As for combat, for all that I preferred the DA2 style of fighting, one thing needs to go and never be seen again: the endless waves of parachuting enemies that defined nearly every fight in the game. It’s one thing for giant spiders to drop in from the ceiling of a cave. It’s another thing entirely to be standing in an open city square and yet see guards, assassins, burglars, and all other manner of miscreants suddenly appear from the rooftops and skies, endlessly. Waves of mindless enemies are only fun to slaughter for the first few battles. DA2 lets the player choose among a variety of different fighting styles and powers; it would be great if more fights presented a reason for the player to choose among them. Dragon Age 3 needs to be faster with its combat than DA:O, but far smarter about it than DA2.

And in the end…?

The first time I picked up Dragon Age: Origins, I got bored with it. I played the city elf story as far as being sworn into the Wardens and the fight at Ostagar (which is to say, not very far at all), and then I wandered away, unable to make myself pick up where I’d left off. Months later, I was in the mood for something new and picked up Dragon Age 2, which drew me into the story of Thedas enough to make me backtrack to Origins and all its DLC, as well as picking up the novel Dragon Age: Asunder.

I love what BioWare is doing with their fantasy world, and despite my early disinterest and protestation, I’ve become an ardent fan.
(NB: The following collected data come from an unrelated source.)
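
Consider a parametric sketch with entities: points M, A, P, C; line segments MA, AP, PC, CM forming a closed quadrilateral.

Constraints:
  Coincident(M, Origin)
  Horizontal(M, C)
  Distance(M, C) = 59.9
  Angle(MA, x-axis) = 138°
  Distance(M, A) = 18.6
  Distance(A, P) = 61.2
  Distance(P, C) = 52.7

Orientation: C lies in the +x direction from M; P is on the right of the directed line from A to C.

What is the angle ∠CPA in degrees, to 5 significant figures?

81.685°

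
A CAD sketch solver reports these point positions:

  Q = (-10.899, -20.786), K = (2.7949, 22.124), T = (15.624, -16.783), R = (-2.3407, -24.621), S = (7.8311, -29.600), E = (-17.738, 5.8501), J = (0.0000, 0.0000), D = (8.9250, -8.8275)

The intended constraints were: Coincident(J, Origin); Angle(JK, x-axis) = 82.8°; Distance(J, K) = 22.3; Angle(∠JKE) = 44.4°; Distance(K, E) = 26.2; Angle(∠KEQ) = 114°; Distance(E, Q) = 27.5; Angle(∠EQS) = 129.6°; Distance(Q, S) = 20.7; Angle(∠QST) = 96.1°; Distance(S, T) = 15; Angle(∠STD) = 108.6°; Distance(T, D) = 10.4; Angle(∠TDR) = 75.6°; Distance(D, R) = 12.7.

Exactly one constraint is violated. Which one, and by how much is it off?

Distance(D, R) = 12.7 — off by 6.70.

J = (0.00, 0.00) ✓; JK at 82.80° ✓; |JK| = 22.30 ✓; ∠JKE = 44.40° ✓; |KE| = 26.20 ✓; ∠KEQ = 114.0° ✓; |EQ| = 27.50 ✓; ∠EQS = 129.6° ✓; |QS| = 20.70 ✓; ∠QST = 96.10° ✓; |ST| = 15.00 ✓; ∠STD = 108.6° ✓; |TD| = 10.40 ✓; ∠TDR = 75.60° ✓; |DR| = 19.40 ✗.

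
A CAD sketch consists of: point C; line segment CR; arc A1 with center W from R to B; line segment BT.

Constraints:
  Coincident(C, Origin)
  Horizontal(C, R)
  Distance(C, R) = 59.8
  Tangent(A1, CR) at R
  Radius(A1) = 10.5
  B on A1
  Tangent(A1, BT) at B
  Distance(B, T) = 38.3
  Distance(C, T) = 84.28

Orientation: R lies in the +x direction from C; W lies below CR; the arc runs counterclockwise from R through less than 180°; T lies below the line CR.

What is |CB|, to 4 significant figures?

52.81

Checks: ∠(WR, RC) = 90.00° ✓; |WB| = 10.50 ✓; ∠(WB, BT) = 90.00° ✓; |BT| = 38.30 ✓; |CT| = 84.28 ✓.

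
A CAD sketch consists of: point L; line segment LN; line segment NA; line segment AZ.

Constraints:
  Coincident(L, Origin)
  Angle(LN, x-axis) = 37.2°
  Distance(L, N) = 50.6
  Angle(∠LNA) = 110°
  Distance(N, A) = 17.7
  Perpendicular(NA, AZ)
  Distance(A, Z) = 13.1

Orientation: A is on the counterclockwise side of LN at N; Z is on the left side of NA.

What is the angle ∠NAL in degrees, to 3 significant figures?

53.6°

L is at the origin; LN runs at 37.2° with length 50.6, so N = 50.6·(cos 37.2°, sin 37.2°) = (40.3, 30.6). ∠LNA = 110.0°, so NA runs at 37.2° + (180° − 110.0°) = 107° from the x-axis; with |NA| = 17.7, A = N + 17.7·(cos 107°, sin 107°) = (35.1, 47.5). Then cos ∠NAL = AN·AL / (|AN||AL|), giving 53.6°.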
I’m not the only one out there who loved DA2, not by a long shot, but even those of us who most ardently defend its successes and sings its praises acknowledge that it held deep structural flaws.

In sharing feedback they’ve received, BioWare showed that “go back to the Warden” and “new main character” are both popular demands, as are other contradictions. The developers literally cannot please everyone. To win back all the fans who walked away after DA2, what Dragon Age 3 needs to be is perfect, which won’t happen. No game ever has been, nor will one ever be.

But I do believe that BioWare can find middle ground, where the mechanics, scope, personality, and epic feel of DA:O can join the deep, heartfelt character drama and personal tragedy of DA2. At least, I certainly hope they can. Thedas, with all its rich history and cultures, is reaching a state of war. The player has shaped the world twice so far, determining the fates of many lives both large and small. I want to know how it all turns out. Hopefully, as both a story and as a video game, it will turn out well.